According to post hoc analyses, those patients using alcohol and/or tobacco were more likely to leave AMA (4.6% vs. 2.0%) than patients who did not use alcohol and tobacco. Idiopathic chronic pancreatitis patients were the least likely to leave AMA (1.37%). Chronic pancreatitis patients were more likely to leave AMA than were gastroparesis patients (3.45% vs. 2.33%). Interestingly, many of the factors that predicted leaving the hospital AMA were similar for both chronic pancreatitis and gastroparesis.

Patients with chronic pancreatitis appear to leave the hospital AMA more commonly than do patients with many other medical conditions a rate that appears to be increasing over time. The authors identify potential predictors of this adverse health outcome, but they do not identify strategies to reduce or prevent patients from making the decision to leave the hospital AMA. Many of the predictors seem obvious, such as rather high rates of associated alcohol use disorder, lack of insurance, or poverty. There may be a multitude of other confounding explanations for leaving AMA; two in particular, deserve mention.

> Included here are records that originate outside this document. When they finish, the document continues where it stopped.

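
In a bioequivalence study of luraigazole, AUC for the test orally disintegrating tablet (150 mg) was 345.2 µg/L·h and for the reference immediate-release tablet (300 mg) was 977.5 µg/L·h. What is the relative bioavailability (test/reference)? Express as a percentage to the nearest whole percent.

F_rel = (AUC_test/D_test) / (AUC_ref/D_ref)
      = (345.2/150) / (977.5/300)
      = 2.30133 / 3.25833 = 0.7063 = 70.63%

F_rel = 71%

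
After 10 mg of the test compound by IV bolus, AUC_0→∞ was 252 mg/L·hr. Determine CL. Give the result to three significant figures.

CL = Dose_iv / AUC_0→∞
   = 10 / 252 = 0.0396825 L/hr

CL = 0.0397 L/hr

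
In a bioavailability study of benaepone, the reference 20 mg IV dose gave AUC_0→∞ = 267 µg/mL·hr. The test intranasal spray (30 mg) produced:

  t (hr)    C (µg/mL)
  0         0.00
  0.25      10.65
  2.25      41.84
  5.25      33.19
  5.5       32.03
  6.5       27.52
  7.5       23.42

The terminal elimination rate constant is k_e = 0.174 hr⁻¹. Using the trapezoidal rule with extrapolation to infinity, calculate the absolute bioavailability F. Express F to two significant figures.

Trapezoidal AUC_0→7.5 (intranasal spray):
  [0→0.25]: (0.00+10.65)/2 × 0.25 = 1.33125
  [0.25→2.25]: (10.65+41.84)/2 × 2 = 52.49
  [2.25→5.25]: (41.84+33.19)/2 × 3 = 112.545
  [5.25→5.5]: (33.19+32.03)/2 × 0.25 = 8.1525
  [5.5→6.5]: (32.03+27.52)/2 × 1 = 29.775
  [6.5→7.5]: (27.52+23.42)/2 × 1 = 25.47
  Sum = 229.76375 µg/mL·hr
Tail: C_last/k_e = 23.42/0.174 = 134.598
AUC_0→∞ (intranasal spray) = 229.76375 + 134.598 = 364.36175 µg/mL·hr
F = (AUC_ev/D_ev)/(AUC_iv/D_iv) = (364.36175/30)/(267/20) = 12.1454/13.35 = 0.9098

F = 0.91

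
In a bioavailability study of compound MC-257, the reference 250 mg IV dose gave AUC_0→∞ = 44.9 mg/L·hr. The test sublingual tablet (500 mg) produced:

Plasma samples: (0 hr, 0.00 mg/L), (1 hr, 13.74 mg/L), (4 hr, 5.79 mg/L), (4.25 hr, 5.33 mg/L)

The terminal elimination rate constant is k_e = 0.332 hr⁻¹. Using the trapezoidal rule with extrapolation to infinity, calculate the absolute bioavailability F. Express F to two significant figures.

Trapezoidal AUC_0→4.25 (sublingual tablet):
  [0→1]: (0.00+13.74)/2 × 1 = 6.87
  [1→4]: (13.74+5.79)/2 × 3 = 29.295
  [4→4.25]: (5.79+5.33)/2 × 0.25 = 1.39
  Sum = 37.555 mg/L·hr
Tail: C_last/k_e = 5.33/0.332 = 16.054
AUC_0→∞ (sublingual tablet) = 37.555 + 16.054 = 53.609 mg/L·hr
F = (AUC_ev/D_ev)/(AUC_iv/D_iv) = (53.609/500)/(44.9/250) = 0.107218/0.1796 = 0.5970

F = 0.60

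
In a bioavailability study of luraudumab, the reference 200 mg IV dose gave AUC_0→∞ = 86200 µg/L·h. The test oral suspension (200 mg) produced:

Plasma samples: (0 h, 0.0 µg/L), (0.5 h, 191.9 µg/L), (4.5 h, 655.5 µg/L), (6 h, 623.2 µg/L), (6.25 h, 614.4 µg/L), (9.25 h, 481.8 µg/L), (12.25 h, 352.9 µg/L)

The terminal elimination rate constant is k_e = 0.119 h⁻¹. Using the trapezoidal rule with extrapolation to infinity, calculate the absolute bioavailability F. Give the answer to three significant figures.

F = 0.101

Trapezoidal AUC_0→12.25 (oral suspension):
  [0→0.5]: (0.0+191.9)/2 × 0.5 = 47.975
  [0.5→4.5]: (191.9+655.5)/2 × 4 = 1694.8
  [4.5→6]: (655.5+623.2)/2 × 1.5 = 959.025
  [6→6.25]: (623.2+614.4)/2 × 0.25 = 154.7
  [6.25→9.25]: (614.4+481.8)/2 × 3 = 1644.3
  [9.25→12.25]: (481.8+352.9)/2 × 3 = 1252.05
  Sum = 5752.85 µg/L·h
Tail: C_last/k_e = 352.9/0.119 = 2965.546
AUC_0→∞ (oral suspension) = 5752.85 + 2965.546 = 8718.396 µg/L·h
F = (AUC_ev/D_ev)/(AUC_iv/D_iv) = (8718.396/200)/(86200/200) = 43.59198/431 = 0.1011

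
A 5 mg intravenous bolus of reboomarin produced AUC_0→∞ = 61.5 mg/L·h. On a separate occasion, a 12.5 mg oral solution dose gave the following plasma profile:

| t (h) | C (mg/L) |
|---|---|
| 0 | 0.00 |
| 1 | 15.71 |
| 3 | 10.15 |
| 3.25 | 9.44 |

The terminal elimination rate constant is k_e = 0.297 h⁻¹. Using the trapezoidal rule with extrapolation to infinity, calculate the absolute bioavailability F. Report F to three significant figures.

F = 0.442

Trapezoidal AUC_0→3.25 (oral solution):
  [0→1]: (0.00+15.71)/2 × 1 = 7.855
  [1→3]: (15.71+10.15)/2 × 2 = 25.86
  [3→3.25]: (10.15+9.44)/2 × 0.25 = 2.44875
  Sum = 36.16375 mg/L·h
Tail: C_last/k_e = 9.44/0.297 = 31.785
AUC_0→∞ (oral solution) = 36.16375 + 31.785 = 67.94875 mg/L·h
F = (AUC_ev/D_ev)/(AUC_iv/D_iv) = (67.94875/12.5)/(61.5/5) = 5.4359/12.3 = 0.4419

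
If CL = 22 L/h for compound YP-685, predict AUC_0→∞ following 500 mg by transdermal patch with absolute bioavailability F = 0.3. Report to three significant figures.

AUC = 6.82 mg/L·h

AUC_0→∞ = F × Dose / CL
        = 0.3 × 500 / 22 = 6.81818 mg/L·h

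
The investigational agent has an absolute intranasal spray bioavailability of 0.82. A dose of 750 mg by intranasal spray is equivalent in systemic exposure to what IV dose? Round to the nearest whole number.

Systemic exposure from an extravascular dose = F × D_ev, so the equivalent IV dose is F × D_ev.
D_iv = F × D_ev = 0.82 × 750 = 615 mg

D_iv = 615 mg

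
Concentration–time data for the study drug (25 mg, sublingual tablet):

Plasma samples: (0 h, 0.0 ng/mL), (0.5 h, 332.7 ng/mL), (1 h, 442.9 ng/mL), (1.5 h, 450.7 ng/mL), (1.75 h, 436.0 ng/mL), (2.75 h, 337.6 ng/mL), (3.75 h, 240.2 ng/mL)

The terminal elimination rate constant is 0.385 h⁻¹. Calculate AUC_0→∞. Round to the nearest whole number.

AUC = 1911 ng/mL·h

Trapezoidal AUC_0→3.75:
  [0→0.5]: (0.0+332.7)/2 × 0.5 = 83.175
  [0.5→1]: (332.7+442.9)/2 × 0.5 = 193.9
  [1→1.5]: (442.9+450.7)/2 × 0.5 = 223.4
  [1.5→1.75]: (450.7+436.0)/2 × 0.25 = 110.8375
  [1.75→2.75]: (436.0+337.6)/2 × 1 = 386.8
  [2.75→3.75]: (337.6+240.2)/2 × 1 = 288.9
  Sum = 1287.0125 ng/mL·h
Extrapolated tail: C_last / k_e = 240.2 / 0.385 = 623.896
AUC_0→∞ = 1287.0125 + 623.896 = 1910.9085 ng/mL·h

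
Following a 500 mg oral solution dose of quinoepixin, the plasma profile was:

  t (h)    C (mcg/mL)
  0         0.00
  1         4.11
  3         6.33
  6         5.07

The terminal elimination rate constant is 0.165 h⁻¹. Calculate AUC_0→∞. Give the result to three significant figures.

Trapezoidal AUC_0→6:
  [0→1]: (0.00+4.11)/2 × 1 = 2.055
  [1→3]: (4.11+6.33)/2 × 2 = 10.44
  [3→6]: (6.33+5.07)/2 × 3 = 17.1
  Sum = 29.595 mcg/mL·h
Extrapolated tail: C_last / k_e = 5.07 / 0.165 = 30.727
AUC_0→∞ = 29.595 + 30.727 = 60.322 mcg/mL·h

AUC = 60.3 mcg/mL·h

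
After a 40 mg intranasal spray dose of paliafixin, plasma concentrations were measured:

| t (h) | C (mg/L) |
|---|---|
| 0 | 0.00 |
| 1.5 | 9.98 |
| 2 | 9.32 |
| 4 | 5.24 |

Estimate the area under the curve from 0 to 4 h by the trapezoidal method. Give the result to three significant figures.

AUC = 26.9 mg/L·h

Trapezoidal AUC_0→4:
  [0→1.5]: (0.00+9.98)/2 × 1.5 = 7.485
  [1.5→2]: (9.98+9.32)/2 × 0.5 = 4.825
  [2→4]: (9.32+5.24)/2 × 2 = 14.56
  Sum = 26.87 mg/L·h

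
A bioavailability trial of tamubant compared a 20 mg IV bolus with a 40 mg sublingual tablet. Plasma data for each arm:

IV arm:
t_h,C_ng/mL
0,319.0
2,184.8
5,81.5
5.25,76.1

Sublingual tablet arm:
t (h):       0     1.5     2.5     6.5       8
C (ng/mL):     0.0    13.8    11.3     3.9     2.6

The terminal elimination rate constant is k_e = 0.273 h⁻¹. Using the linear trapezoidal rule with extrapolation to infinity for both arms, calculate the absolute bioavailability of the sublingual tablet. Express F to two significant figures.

F = 0.028

Trapezoidal AUC_0→5.25 (IV):
  [0→2]: (319.0+184.8)/2 × 2 = 503.8
  [2→5]: (184.8+81.5)/2 × 3 = 399.45
  [5→5.25]: (81.5+76.1)/2 × 0.25 = 19.7
  Sum = 922.95 ng/mL·h
IV tail: 76.1/0.273 = 278.755; AUC_iv,0→∞ = 922.95 + 278.755 = 1201.705 ng/mL·h
Trapezoidal AUC_0→8 (sublingual tablet):
  [0→1.5]: (0.0+13.8)/2 × 1.5 = 10.35
  [1.5→2.5]: (13.8+11.3)/2 × 1 = 12.55
  [2.5→6.5]: (11.3+3.9)/2 × 4 = 30.4
  [6.5→8]: (3.9+2.6)/2 × 1.5 = 4.875
  Sum = 58.175 ng/mL·h
sublingual tablet tail: 2.6/0.273 = 9.524; AUC_ev,0→∞ = 58.175 + 9.524 = 67.699 ng/mL·h
F = (AUC_ev/D_ev)/(AUC_iv/D_iv) = (67.699/40)/(1201.705/20) = 1.692475/60.08525 = 0.0282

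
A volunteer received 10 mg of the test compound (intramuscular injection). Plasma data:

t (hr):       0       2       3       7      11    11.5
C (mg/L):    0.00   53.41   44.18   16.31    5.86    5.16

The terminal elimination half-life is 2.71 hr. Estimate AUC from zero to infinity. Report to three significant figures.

Trapezoidal AUC_0→11.5:
  [0→2]: (0.00+53.41)/2 × 2 = 53.41
  [2→3]: (53.41+44.18)/2 × 1 = 48.795
  [3→7]: (44.18+16.31)/2 × 4 = 120.98
  [7→11]: (16.31+5.86)/2 × 4 = 44.34
  [11→11.5]: (5.86+5.16)/2 × 0.5 = 2.755
  Sum = 270.28 mg/L·hr
k_e = ln2 / t½ = 0.693147 / 2.71 = 0.2558 hr^-1
Extrapolated tail: C_last / k_e = 5.16 / 0.2558 = 20.172
AUC_0→∞ = 270.28 + 20.172 = 290.452 mg/L·hr

AUC = 290 mg/L·hr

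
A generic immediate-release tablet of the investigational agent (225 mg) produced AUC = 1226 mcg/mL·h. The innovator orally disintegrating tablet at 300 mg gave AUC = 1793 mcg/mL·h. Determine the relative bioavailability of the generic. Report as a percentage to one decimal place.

F_rel = (AUC_test/D_test) / (AUC_ref/D_ref)
      = (1226/225) / (1793/300)
      = 5.44889 / 5.97667 = 0.9117 = 91.17%

F_rel = 91.2%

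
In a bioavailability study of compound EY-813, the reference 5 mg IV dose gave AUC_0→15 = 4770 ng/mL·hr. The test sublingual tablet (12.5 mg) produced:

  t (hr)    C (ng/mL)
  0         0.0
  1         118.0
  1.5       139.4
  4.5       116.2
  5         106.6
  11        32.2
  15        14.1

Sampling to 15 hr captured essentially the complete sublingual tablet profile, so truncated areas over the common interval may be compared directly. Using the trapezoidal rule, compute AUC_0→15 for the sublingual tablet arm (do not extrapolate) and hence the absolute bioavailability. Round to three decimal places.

Trapezoidal AUC_0→15 (sublingual tablet):
  [0→1]: (0.0+118.0)/2 × 1 = 59.0
  [1→1.5]: (118.0+139.4)/2 × 0.5 = 64.35
  [1.5→4.5]: (139.4+116.2)/2 × 3 = 383.4
  [4.5→5]: (116.2+106.6)/2 × 0.5 = 55.7
  [5→11]: (106.6+32.2)/2 × 6 = 416.4
  [11→15]: (32.2+14.1)/2 × 4 = 92.6
  Sum = 1071.45 ng/mL·hr
F = (AUC_ev/D_ev)/(AUC_iv/D_iv) = (1071.45/12.5)/(4770/5) = 85.716/954 = 0.0898

F = 0.090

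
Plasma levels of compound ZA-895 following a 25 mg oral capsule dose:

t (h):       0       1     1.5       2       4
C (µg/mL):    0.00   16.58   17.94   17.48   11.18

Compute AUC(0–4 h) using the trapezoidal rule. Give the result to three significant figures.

Trapezoidal AUC_0→4:
  [0→1]: (0.00+16.58)/2 × 1 = 8.29
  [1→1.5]: (16.58+17.94)/2 × 0.5 = 8.63
  [1.5→2]: (17.94+17.48)/2 × 0.5 = 8.855
  [2→4]: (17.48+11.18)/2 × 2 = 28.66
  Sum = 54.435 µg/mL·h

AUC = 54.4 µg/mL·h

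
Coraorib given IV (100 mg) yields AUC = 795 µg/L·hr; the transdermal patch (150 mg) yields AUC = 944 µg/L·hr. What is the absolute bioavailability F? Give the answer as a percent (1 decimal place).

F = (AUC_ev / D_ev) / (AUC_iv / D_iv)
  = (944/150) / (795/100)
  = 6.29333 / 7.95 = 0.7916
  = 79.16%

F = 79.2%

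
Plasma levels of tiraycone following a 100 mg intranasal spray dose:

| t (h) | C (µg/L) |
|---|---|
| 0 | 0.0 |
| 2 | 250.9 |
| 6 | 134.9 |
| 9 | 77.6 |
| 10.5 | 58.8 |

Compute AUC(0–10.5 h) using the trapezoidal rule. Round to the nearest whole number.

Trapezoidal AUC_0→10.5:
  [0→2]: (0.0+250.9)/2 × 2 = 250.9
  [2→6]: (250.9+134.9)/2 × 4 = 771.6
  [6→9]: (134.9+77.6)/2 × 3 = 318.75
  [9→10.5]: (77.6+58.8)/2 × 1.5 = 102.3
  Sum = 1443.55 µg/L·h

AUC = 1444 µg/L·h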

In our experience, increasing frustration with the lack of effective treatment options for chronic pancreatitis pain drives many patients to give up on the medical system. Perhaps even more importantly, healthcare workers exhibit a lack of understanding regarding the pathophysiology of chronic pancreatitis. For instance, many clinicians are not aware that in patients with end-stage chronic pancreatitis, amylase and lipase elevations are absent, despite pain flares. Furthermore, cross-sectional imaging will often not reveal acute inflammation in the presence of chronic changes. Finally, many clinicians have the common misperception that all chronic pancreatitis is due to alcohol [7]. In this situation, patients are routinely told that they cannot be experiencing a painful flare, and are accused of pain medication-seeking behavior. They are also often accused repeatedly of being alcoholics. Therefore, most patients with longstanding painful chronic pancreatitis avoid the hospital and emergency room at all costs, only coming in when symptoms are overwhelming. They might also be more likely to leave at the first sign of improvement. A unified, single-message hospitalist/nursing/GI/surgery team is most effective for better communicating the intentions and goals of the team to chronic pancreatitis patients–not just regarding opiate use for pain, but for all aspects of care. Further, early on in the admission we need to ask patients directly, “what might motivate you to leave the hospital before being medically cleared?” or “what can we do to ensure you stay hospitalized until we recommend discharge?”

Going forward, therapeutic options for those suffering with chronic pancreatitis need to be improved [8]. Efficacious therapies that are better tolerated would reduce the number of disgruntled patients who choose to leave AMA. In the meantime, we can identify those chronic pancreatitis patients at high risk of leaving AMA early in their hospitalizations and make a concerted effort to tailor existing therapies for their specific needs, as well as provide supportive counseling resources to help them better manage their disease.